In the past week, you've tried your best to crush my soul. You've made eight hours of sleep an alien concept. You've twisted my mind in ways I didn't know it could twist before. At times, you've driven me up the wall, literally.

And I couldn't be more grateful.

Because in high school, homework was boring. It was something I started at 11pm the night before it was due, and finished at midnight. It was rote memorization, repetitive busywork. I learned Equation A, plugged in values, and spat out an answer.

But not you. With you, a 15-word-long question might turn out to be an hour-long mindbender. An innocent negative sign might take 10 minutes to figure out. I might be using the same equations and formulas that I learned in high school, but by making me apply them in so many different ways - to actually think about problems - you force me to have a much deeper understanding of the material.

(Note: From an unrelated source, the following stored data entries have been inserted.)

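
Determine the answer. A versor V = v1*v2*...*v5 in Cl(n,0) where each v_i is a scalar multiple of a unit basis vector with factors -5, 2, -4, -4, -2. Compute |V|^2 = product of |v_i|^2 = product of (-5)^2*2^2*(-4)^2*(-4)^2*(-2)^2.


Each vector v_i has |v_i|^2 = s_i^2
Squared scales: (-5)^2 = 25, 2^2 = 4, (-4)^2 = 16, (-4)^2 = 16, (-2)^2 = 4
|V|^2 = 25 * 4 * 16 * 16 * 4
= 102400


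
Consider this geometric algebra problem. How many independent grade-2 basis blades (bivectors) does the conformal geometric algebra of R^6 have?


The conformal model of R^6 uses Cl(7,1) with m = 6 + 2 = 8 generators.
Number of grade-2 blades = C(m, 2) = C(8, 2)
= 8*7/2 = 28


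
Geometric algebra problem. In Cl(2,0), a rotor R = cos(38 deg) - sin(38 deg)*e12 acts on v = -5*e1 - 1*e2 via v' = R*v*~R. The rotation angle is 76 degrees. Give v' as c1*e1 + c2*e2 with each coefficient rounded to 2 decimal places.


Rotor R = cos(38deg) - sin(38deg)*e12
Rotation angle theta = 2 * 38 = 76 degrees
v' = R*v*~R rotates v by theta.
cos(76deg) = 0.2419, sin(76deg) = 0.9703
v'_1 = -5*cos(76deg) - (-1)*sin(76deg)
= -5*0.2419 - (-1)*0.9703
= -0.24
v'_2 = -5*sin(76deg) + (-1)*cos(76deg)
= -5*0.9703 + (-1)*0.2419
= -5.09
v' = -0.24*e1 - 5.09*e2


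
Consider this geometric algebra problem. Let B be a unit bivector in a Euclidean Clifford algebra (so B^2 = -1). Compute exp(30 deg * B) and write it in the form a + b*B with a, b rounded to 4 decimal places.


For a unit bivector B with B^2 = -1, the exponential series gives
e^(theta*B) = cos(theta) + sin(theta)*B (the GA analogue of Euler's formula).
theta = 30 degrees = 0.523599 rad
cos(30 deg) = 0.8660
sin(30 deg) = 0.5000
exp(theta*B) = 0.8660 + 0.5000*B


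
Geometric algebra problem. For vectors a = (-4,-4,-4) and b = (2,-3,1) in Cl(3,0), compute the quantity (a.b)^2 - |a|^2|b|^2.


a . b = (-4)*2 + (-4)*(-3) + (-4)*1
= -8 + 12 + (-4) = 0
|a|^2 = (-4)^2 + (-4)^2 + (-4)^2 = 48
|b|^2 = 2^2 + (-3)^2 + 1^2 = 14
(a.b)^2 = 0^2 = 0
|a|^2 * |b|^2 = 48 * 14 = 672
Result = 0 - 672 = -672


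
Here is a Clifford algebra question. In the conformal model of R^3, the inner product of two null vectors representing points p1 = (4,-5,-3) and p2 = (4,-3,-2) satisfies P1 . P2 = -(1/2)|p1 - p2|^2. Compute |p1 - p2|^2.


p1 - p2 = (0, -2, -1)
|p1 - p2|^2 = 0^2 + (-2)^2 + (-1)^2
= 0 + 4 + 1
= 5


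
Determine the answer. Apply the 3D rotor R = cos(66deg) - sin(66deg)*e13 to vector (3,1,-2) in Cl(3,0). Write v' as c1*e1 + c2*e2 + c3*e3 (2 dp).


Rotor R = cos(66deg) - sin(66deg)*e13
Rotation angle theta = 2 * 66 = 132 degrees in the e13 plane (e1 -> e3).
The component perpendicular to the plane (e2) is invariant: v'_2 = v2 = 1.00
cos(132deg) = -0.6691, sin(132deg) = 0.7431
v'_1 = v1*cos(theta) - v3*sin(theta) = 3*(-0.6691) - (-2)*0.7431 = -0.52
v'_3 = v1*sin(theta) + v3*cos(theta) = 3*0.7431 + (-2)*(-0.6691) = 3.57
v' = -0.52*e1 + 1.00*e2 + 3.57*e3


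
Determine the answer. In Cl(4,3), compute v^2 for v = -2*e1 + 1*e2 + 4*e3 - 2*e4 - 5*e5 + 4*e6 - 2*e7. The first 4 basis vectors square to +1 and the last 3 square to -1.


v^2 = sum of c_i^2 * e_i^2
Positive signature terms (e_i^2 = +1): (-2)^2 + 1^2 + 4^2 + (-2)^2 = 25
Negative signature terms (e_j^2 = -1): (-5)^2 + 4^2 + (-2)^2 = 45
v^2 = 25 - 45 = -20


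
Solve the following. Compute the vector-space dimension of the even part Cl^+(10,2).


Even subalgebra dimension = 2^(n-1)
n = 10 + 2 = 12
2^(12 - 1) = 2^11 = 2048
Verification: sum of C(12,k) for even k = 1 + 66 + 495 + 924 + 495 + 66 + 1 = 2048
Result = 2048


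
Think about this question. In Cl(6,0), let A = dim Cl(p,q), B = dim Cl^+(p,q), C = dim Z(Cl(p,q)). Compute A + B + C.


n = 6 + 0 = 6
Total dim = 2^6 = 64
Even subalgebra dim = 2^5 = 32
n is even, so center dim = 1
Sum = 64 + 32 + 1 = 97


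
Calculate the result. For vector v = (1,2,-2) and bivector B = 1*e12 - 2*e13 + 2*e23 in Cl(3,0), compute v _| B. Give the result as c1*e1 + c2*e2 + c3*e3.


Left contraction v _| B = <vB>_1 (grade-1 part of the geometric product vB).
Using e1_|e12 = e2, e2_|e12 = -e1, e1_|e13 = e3, e3_|e13 = -e1, e2_|e23 = e3, e3_|e23 = -e2:
e1 coeff: -v2*b12 - v3*b13 = -(2)*(1) - (-2)*(-2) = -6
e2 coeff: v1*b12 - v3*b23 = (1)*(1) - (-2)*(2) = 5
e3 coeff: v1*b13 + v2*b23 = (1)*(-2) + (2)*(2) = 2
v _| B = -6*e1 + 5*e2 + 2*e3


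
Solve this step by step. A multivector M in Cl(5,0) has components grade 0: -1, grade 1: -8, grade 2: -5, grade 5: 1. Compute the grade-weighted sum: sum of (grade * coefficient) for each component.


Grade-weighted sum = sum of grade_k * coefficient_k
0*(-1) = 0
1*(-8) = -8
2*(-5) = -10
5*1 = 5
Total = 0 + (-8) + (-10) + 5 = -13


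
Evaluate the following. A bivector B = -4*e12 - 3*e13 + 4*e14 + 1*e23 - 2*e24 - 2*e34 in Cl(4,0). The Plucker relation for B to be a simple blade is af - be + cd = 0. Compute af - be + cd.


Plucker relation: af - be + cd
a*f = (-4)*(-2) = 8
b*e = (-3)*(-2) = 6
c*d = 4*1 = 4
af - be + cd = 8 - 6 + 4
= 6


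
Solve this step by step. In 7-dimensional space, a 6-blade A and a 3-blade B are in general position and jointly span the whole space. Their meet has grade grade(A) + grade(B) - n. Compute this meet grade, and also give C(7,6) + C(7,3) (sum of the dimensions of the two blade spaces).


Meet grade = grade(A) + grade(B) - n
= 6 + 3 - 7 = 2
C(7,6) = 7
C(7,3) = 35
dim_A + dim_B = 7 + 35 = 42


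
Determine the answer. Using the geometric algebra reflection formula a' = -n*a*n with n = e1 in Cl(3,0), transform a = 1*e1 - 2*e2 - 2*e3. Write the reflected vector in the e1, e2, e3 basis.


Reflection formula: a' = -n*a*n, with n = e1 (unit vector, n^2 = 1).
For reflection through hyperplane perp to e1:
The component along e1 flips sign, others stay.
a = (1, -2, -2)
a' = (-1, -2, -2)
a' = -1*e1 - 2*e2 - 2*e3


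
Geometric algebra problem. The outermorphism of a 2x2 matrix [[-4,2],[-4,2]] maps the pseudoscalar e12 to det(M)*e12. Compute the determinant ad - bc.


The outermorphism of a linear map f sends e1^e2 to f(e1)^f(e2).
f(e1) = -4*e1 - 4*e2
f(e2) = 2*e1 + 2*e2
f(e1) ^ f(e2) = (-4*e1 - 4*e2) ^ (2*e1 + 2*e2)
= (-4)*2*e12 + (-4)*2*e21
= (-8 - (-8))*e12
= 0*e12
Coefficient = 0


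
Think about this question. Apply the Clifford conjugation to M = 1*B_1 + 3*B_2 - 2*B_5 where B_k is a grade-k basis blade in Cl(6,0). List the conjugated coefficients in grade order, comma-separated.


Clifford conjugate sign for grade k: (-1)^(k(k+1)/2)
Grade 1: (-1)^(1*2/2) = (-1)^1 = -1, coeff 1 -> -1
Grade 2: (-1)^(2*3/2) = (-1)^3 = -1, coeff 3 -> -3
Grade 5: (-1)^(5*6/2) = (-1)^15 = -1, coeff -2 -> 2
Conjugated coefficients: -1, -3, 2


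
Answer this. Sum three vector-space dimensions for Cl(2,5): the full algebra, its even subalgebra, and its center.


n = 2 + 5 = 7
Total dim = 2^7 = 128
Even subalgebra dim = 2^6 = 64
n is odd, so center dim = 2
Sum = 128 + 64 + 2 = 194


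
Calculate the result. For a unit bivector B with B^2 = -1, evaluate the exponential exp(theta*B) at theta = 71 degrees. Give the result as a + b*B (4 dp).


For a unit bivector B with B^2 = -1, the exponential series gives
e^(theta*B) = cos(theta) + sin(theta)*B (the GA analogue of Euler's formula).
theta = 71 degrees = 1.239184 rad
cos(71 deg) = 0.3256
sin(71 deg) = 0.9455
exp(theta*B) = 0.3256 + 0.9455*B


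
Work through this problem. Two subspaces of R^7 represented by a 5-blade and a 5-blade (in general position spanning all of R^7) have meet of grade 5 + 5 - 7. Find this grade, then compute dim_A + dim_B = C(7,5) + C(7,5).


Meet grade = grade(A) + grade(B) - n
= 5 + 5 - 7 = 3
C(7,5) = 21
C(7,5) = 21
dim_A + dim_B = 21 + 21 = 42


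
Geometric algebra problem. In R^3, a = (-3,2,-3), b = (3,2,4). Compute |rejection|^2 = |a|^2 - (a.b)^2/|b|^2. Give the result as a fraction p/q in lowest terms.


|a|^2 = (-3)^2 + 2^2 + (-3)^2 = 22
|b|^2 = 3^2 + 2^2 + 4^2 = 29
a . b = (-3)*3 + 2*2 + (-3)*4 = -17
(a.b)^2 = (-17)^2 = 289
|rej|^2 = 22 - 289/29
= (638 - 289)/29
= 349/29
In lowest terms: 349/29


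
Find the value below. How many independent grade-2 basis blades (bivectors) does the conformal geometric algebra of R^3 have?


The conformal model of R^3 uses Cl(4,1) with m = 3 + 2 = 5 generators.
Number of grade-2 blades = C(m, 2) = C(5, 2)
= 5*4/2 = 10


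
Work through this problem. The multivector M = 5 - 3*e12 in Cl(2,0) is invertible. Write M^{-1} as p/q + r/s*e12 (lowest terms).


M = 5 - 3*e12, where e12^2 = -1.
Since M commutes with its reverse ~M = a - b*e12, M * ~M = a^2 - b^2*e12^2 = a^2 + b^2.
So M^{-1} = ~M / (a^2 + b^2) = (a - b*e12)/(a^2 + b^2).
a^2 + b^2 = 25 + 9 = 34
Scalar part = 5/34 = 5/34
Bivector coeff = 3/34 = 3/34
M^{-1} = 5/34 + 3/34*e12


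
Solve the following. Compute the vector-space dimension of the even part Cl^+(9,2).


Even subalgebra dimension = 2^(n-1)
n = 9 + 2 = 11
2^(11 - 1) = 2^10 = 1024
Verification: sum of C(11,k) for even k = 1 + 55 + 330 + 462 + 165 + 11 = 1024
Result = 1024


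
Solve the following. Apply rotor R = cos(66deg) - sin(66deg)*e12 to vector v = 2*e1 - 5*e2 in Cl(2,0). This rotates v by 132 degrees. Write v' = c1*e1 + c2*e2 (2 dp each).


Rotor R = cos(66deg) - sin(66deg)*e12
Rotation angle theta = 2 * 66 = 132 degrees
v' = R*v*~R rotates v by theta.
cos(132deg) = -0.6691, sin(132deg) = 0.7431
v'_1 = 2*cos(132deg) - (-5)*sin(132deg)
= 2*(-0.6691) - (-5)*0.7431
= 2.38
v'_2 = 2*sin(132deg) + (-5)*cos(132deg)
= 2*0.7431 + (-5)*(-0.6691)
= 4.83
v' = 2.38*e1 + 4.83*e2


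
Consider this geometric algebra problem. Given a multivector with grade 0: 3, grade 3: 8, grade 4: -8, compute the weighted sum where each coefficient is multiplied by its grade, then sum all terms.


Grade-weighted sum = sum of grade_k * coefficient_k
0*3 = 0
3*8 = 24
4*(-8) = -32
Total = 0 + 24 + (-32) = -8


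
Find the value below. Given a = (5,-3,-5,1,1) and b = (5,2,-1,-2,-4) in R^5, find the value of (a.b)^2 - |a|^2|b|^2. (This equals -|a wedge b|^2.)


a . b = 5*5 + (-3)*2 + (-5)*(-1) + 1*(-2) + 1*(-4)
= 25 + (-6) + 5 + (-2) + (-4) = 18
|a|^2 = 5^2 + (-3)^2 + (-5)^2 + 1^2 + 1^2 = 61
|b|^2 = 5^2 + 2^2 + (-1)^2 + (-2)^2 + (-4)^2 = 50
(a.b)^2 = 18^2 = 324
|a|^2 * |b|^2 = 61 * 50 = 3050
Result = 324 - 3050 = -2726


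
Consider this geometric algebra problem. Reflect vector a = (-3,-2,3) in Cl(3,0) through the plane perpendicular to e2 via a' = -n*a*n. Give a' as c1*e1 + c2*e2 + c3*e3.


Reflection formula: a' = -n*a*n, with n = e2 (unit vector, n^2 = 1).
For reflection through hyperplane perp to e2:
The component along e2 flips sign, others stay.
a = (-3, -2, 3)
a' = (-3, 2, 3)
a' = -3*e1 + 2*e2 + 3*e3


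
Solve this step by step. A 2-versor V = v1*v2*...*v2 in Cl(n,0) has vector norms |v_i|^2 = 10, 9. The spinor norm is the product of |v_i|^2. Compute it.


Spinor norm N(V) = |v1|^2 * |v2|^2 * ... * |v2|^2
= 10 * 9
Running product: 10, 90
N(V) = 90


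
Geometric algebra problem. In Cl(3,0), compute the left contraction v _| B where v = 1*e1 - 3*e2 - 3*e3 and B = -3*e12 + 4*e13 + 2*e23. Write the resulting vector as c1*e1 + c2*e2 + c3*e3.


Left contraction v _| B = <vB>_1 (grade-1 part of the geometric product vB).
Using e1_|e12 = e2, e2_|e12 = -e1, e1_|e13 = e3, e3_|e13 = -e1, e2_|e23 = e3, e3_|e23 = -e2:
e1 coeff: -v2*b12 - v3*b13 = -(-3)*(-3) - (-3)*(4) = 3
e2 coeff: v1*b12 - v3*b23 = (1)*(-3) - (-3)*(2) = 3
e3 coeff: v1*b13 + v2*b23 = (1)*(4) + (-3)*(2) = -2
v _| B = 3*e1 + 3*e2 - 2*e3


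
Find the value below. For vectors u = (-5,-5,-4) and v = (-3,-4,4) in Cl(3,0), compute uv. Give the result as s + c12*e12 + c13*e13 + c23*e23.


In Cl(3,0): e_i^2 = 1, e_ie_j = -e_je_i for i != j.
Scalar part = u . v = (-5)*(-3) + (-5)*(-4) + (-4)*4
= 15 + 20 + (-16) = 19
e12 coeff = (-5)*(-4) - (-5)*(-3) = 20 - 15 = 5
e13 coeff = (-5)*4 - (-4)*(-3) = -20 - 12 = -32
e23 coeff = (-5)*4 - (-4)*(-4) = -20 - 16 = -36
uv = 19 + 5*e12 - 32*e13 - 36*e23


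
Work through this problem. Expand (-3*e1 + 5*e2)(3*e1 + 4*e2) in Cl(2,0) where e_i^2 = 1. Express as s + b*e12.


Expand: (-3*e1 + 5*e2)(3*e1 + 4*e2)
= (-3)*3*e1e1 + (-3)*4*e1e2 + 5*3*e2e1 + 5*4*e2e2
Using e1^2 = e2^2 = 1, e2e1 = -e1e2:
Scalar part s = (-3)*3 + 5*4 = -9 + 20 = 11
Bivector part b = (-3)*4 - 5*3 = -12 - 15 = -27
uv = 11 - 27*e12


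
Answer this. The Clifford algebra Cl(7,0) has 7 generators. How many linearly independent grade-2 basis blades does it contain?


Number of grade-k basis blades in Cl(p,q) with n = p + q is C(n, k).
n = 7 + 0 = 7
C(7, 2) = 7! / (2! * 5!)
= 5040 / (2 * 120)
= 21


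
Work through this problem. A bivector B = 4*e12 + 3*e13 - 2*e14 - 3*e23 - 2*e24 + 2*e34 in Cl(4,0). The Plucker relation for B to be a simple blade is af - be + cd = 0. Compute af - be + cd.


Plucker relation: af - be + cd
a*f = 4*2 = 8
b*e = 3*(-2) = -6
c*d = (-2)*(-3) = 6
af - be + cd = 8 - (-6) + 6
= 20


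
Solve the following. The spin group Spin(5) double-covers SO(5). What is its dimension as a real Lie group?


Spin(n) double-covers SO(n); both have Lie algebra so(n) of dimension n(n-1)/2.
n = 5
n(n-1) = 5 * 4 = 20
dim Spin(5) = 20/2 = 10


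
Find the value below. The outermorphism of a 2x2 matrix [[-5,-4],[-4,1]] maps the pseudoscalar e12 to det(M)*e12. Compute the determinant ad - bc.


The outermorphism of a linear map f sends e1^e2 to f(e1)^f(e2).
f(e1) = -5*e1 - 4*e2
f(e2) = -4*e1 + 1*e2
f(e1) ^ f(e2) = (-5*e1 - 4*e2) ^ (-4*e1 + 1*e2)
= (-5)*1*e12 + (-4)*(-4)*e21
= (-5 - 16)*e12
= -21*e12
Coefficient = -21


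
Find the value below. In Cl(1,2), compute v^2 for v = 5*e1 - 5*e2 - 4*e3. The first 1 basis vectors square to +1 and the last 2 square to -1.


v^2 = sum of c_i^2 * e_i^2
Positive signature terms (e_i^2 = +1): 5^2 = 25
Negative signature terms (e_j^2 = -1): (-5)^2 + (-4)^2 = 41
v^2 = 25 - 41 = -16


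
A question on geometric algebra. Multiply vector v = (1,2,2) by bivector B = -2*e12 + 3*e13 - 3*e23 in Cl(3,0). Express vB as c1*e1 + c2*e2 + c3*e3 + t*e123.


vB has grade-1 (vector) and grade-3 (trivector) parts: vB = (v _| B) + (v ^ B).
Vector part <vB>_1:
  e1: -v2*b12 - v3*b13 = -(2)*(-2) - (2)*(3) = -2
  e2: v1*b12 - v3*b23 = (1)*(-2) - (2)*(-3) = 4
  e3: v1*b13 + v2*b23 = (1)*(3) + (2)*(-3) = -3
Trivector part <vB>_3:
  e123: v1*b23 - v2*b13 + v3*b12 = (1)*(-3) - (2)*(3) + (2)*(-2) = -13
vB = -2*e1 + 4*e2 - 3*e3 - 13*e123


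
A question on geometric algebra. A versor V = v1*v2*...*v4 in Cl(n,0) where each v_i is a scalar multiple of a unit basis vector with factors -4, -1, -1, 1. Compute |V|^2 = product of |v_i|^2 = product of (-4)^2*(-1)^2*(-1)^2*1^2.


Each vector v_i has |v_i|^2 = s_i^2
Squared scales: (-4)^2 = 16, (-1)^2 = 1, (-1)^2 = 1, 1^2 = 1
|V|^2 = 16 * 1 * 1 * 1
= 16


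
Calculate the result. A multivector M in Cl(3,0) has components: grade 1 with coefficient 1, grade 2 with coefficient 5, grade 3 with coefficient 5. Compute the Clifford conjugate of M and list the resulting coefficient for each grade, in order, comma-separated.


Clifford conjugate sign for grade k: (-1)^(k(k+1)/2)
Grade 1: (-1)^(1*2/2) = (-1)^1 = -1, coeff 1 -> -1
Grade 2: (-1)^(2*3/2) = (-1)^3 = -1, coeff 5 -> -5
Grade 3: (-1)^(3*4/2) = (-1)^6 = 1, coeff 5 -> 5
Conjugated coefficients: -1, -5, 5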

Yes, you can be soul-crushing. But you can also be intensely rewarding.  There's nothing quite like that intellectual high I get when I've been working 5 hours on a pset and finally understand how a certain equation can be manipulated and combined with another equation in such a way that the entire problem suddenly makes sense.  And in those moments, I think I'm finally starting to get a little idea of what being a scientist feels like.  You can be rewarding in other ways, too; I've met some of my closest friends here so far through pset parties.

So when my friends at other colleges tell me how easy their homework is - how it really isn't that much different from high school - I don't get jealous. (okay, maybe I get a little jealous when it's 2 in the morning and my pset is due the next day, but whatever). Because I don't want college to be just a natural extension of high school. I want to find my limits, test them, and smash through them. Call me a masochist, but I wouldn't have it any other way.